Дама пожаловала жрать или чем заниматься?
Пора и кондитерам дать достойный ответ в отношении формы своих изделий. И ботаникам-селекционерам, мичуринцам, чтобы выращивали правильного вида плоды.
Тогда приглашение зайти попить чаю окончательно обнажится, являя свой подлинный смысл.
Позднейшее дополнение: когда я обнародовал этот текст, мне прислали письма с фотографиями из Роттердама и Амстердама. Я безнадежно отстал от времени, все уже есть.
Котировка валют
Ходить с женщиной в магазин – невыразимое мучение. Неважно, какой это магазин – парфюмерный, обувной или секонд-хенд. Женщина, пока не обнюхает и не потрогает все, до чего сумеет дотянуться, не успокоится. В итоге она купит то, чего вообще нет на витрине, или то, что стоит в самом дальнем углу.
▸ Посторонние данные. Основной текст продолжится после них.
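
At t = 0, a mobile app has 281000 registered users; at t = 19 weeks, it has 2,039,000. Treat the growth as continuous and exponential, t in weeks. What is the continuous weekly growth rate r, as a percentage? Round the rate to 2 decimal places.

r ≈ 10.43% per week

2039000 = 281000 · e^(r·19)
e^(19r) = 2039000/281000 = 7.25623
r = ln(7.25623) / 19 = 1.98186 / 19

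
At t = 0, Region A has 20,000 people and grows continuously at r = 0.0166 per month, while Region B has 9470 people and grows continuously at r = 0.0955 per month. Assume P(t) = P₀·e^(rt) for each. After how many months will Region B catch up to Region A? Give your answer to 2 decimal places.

t ≈ 9.48 months

20000·e^(0.0166t) = 9470·e^(0.0955t)
20000/9470 = e^((0.0955 − 0.0166)t) → ln(2.11193) = 0.0789·t
t = 0.7476 / 0.0789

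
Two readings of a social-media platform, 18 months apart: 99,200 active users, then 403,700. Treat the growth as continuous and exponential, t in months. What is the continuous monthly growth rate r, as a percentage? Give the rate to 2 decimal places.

r ≈ 7.80% per month

403700 = 99200 · e^(r·18)
e^(18r) = 403700/99200 = 4.06956
r = ln(4.06956) / 18 = 1.40353 / 18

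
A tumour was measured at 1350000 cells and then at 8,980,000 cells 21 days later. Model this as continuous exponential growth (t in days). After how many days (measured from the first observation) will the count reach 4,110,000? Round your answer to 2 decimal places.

r = ln(8980000/1350000) / 21 ≈ 0.090233 per day
t = ln(4110000/1350000) / r = 1.11332 / 0.090233 ≈ 12.338

t ≈ 12.34 days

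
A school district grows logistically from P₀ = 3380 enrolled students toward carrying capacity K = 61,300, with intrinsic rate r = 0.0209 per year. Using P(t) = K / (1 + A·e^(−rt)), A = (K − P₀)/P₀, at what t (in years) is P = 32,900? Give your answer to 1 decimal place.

A = (61300 − 3380)/3380 = 17.13609
32900 = 61300/(1 + 17.13609·e^(−0.0209t)) → 1 + 17.13609·e^(−0.0209t) = 1.86322
e^(−0.0209t) = 0.050374 → t = ln(19.85132)/0.0209 = 2.98827/0.0209

t ≈ 143.0 years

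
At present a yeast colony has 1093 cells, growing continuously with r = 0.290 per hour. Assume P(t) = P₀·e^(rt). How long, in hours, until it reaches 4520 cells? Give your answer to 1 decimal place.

4520 = 1093 · e^(0.29·t)
t = ln(4520/1093) / 0.29 = ln(4.13541) / 0.29 = 1.41959 / 0.29

t ≈ 4.9 hours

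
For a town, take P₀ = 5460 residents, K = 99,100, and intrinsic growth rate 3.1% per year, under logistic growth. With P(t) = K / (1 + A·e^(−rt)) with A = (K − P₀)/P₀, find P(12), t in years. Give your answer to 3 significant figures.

A = (99100 − 5460)/5460 = 17.15018
P(12) = 99100 / (1 + 17.15018·e^(−0.031·12)) = 99100 / (1 + 17.15018·0.689354)
= 99100 / 12.82255 ≈ 7728.57

≈ 7,730 residents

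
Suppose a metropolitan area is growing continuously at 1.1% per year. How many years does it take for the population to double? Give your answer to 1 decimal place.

doubling time = ln(2) / |r| = 0.69315 / 0.011

doubling time ≈ 63.0 years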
Это у них, конечно, половое-гендерное стремление к отбору. Мужчины не так разборчивы. Когда я прихожу в магазин, я беру первое, что увижу, и быстро выпиваю или съедаю.
А тут от духов и лосьонов мне сделалось дурно.
Ко мне незаметно подрулила милая девушка, я не успел вовремя отскочить. Она сунула мне под нос не то бумажку, не то тряпочку, и прожурчала:
– Попробуйте настоящий мужской аромат…
Я шарахнулся от нее, как черт от ладана, и проскрежетал, что нахожусь здесь по принуждению.
…Светлый воскресный момент: сводил дочку на каток и понял, как все-таки хорошо быть писателем. Пригодилось.
Потому что за коньки хотели залог: либо полторы тысячи рублей, либо водительские права. Ни того, ни другого у меня не было, а паспорт не брали. И тогда я вытащил удостоверение Писателя, которое сразу же взяли, едва раскрыли и увидели там мою рожу.
Так что меня как Писателя прировняли к водителю, что повышает самооценку.
Я ощутил себя чем-то вроде доллара в его отношении к евро.
Любовь к отеческим гробам
Мне сломали диван.
Он разложился и не сложился.
Я изнасиловал его дополнительно, и он-таки сложился; я связал его шнуром от модема. Он превратился в люльку, жить в нем тяжело.
Пошел я с горя к родителям, мама они у меня и отчим.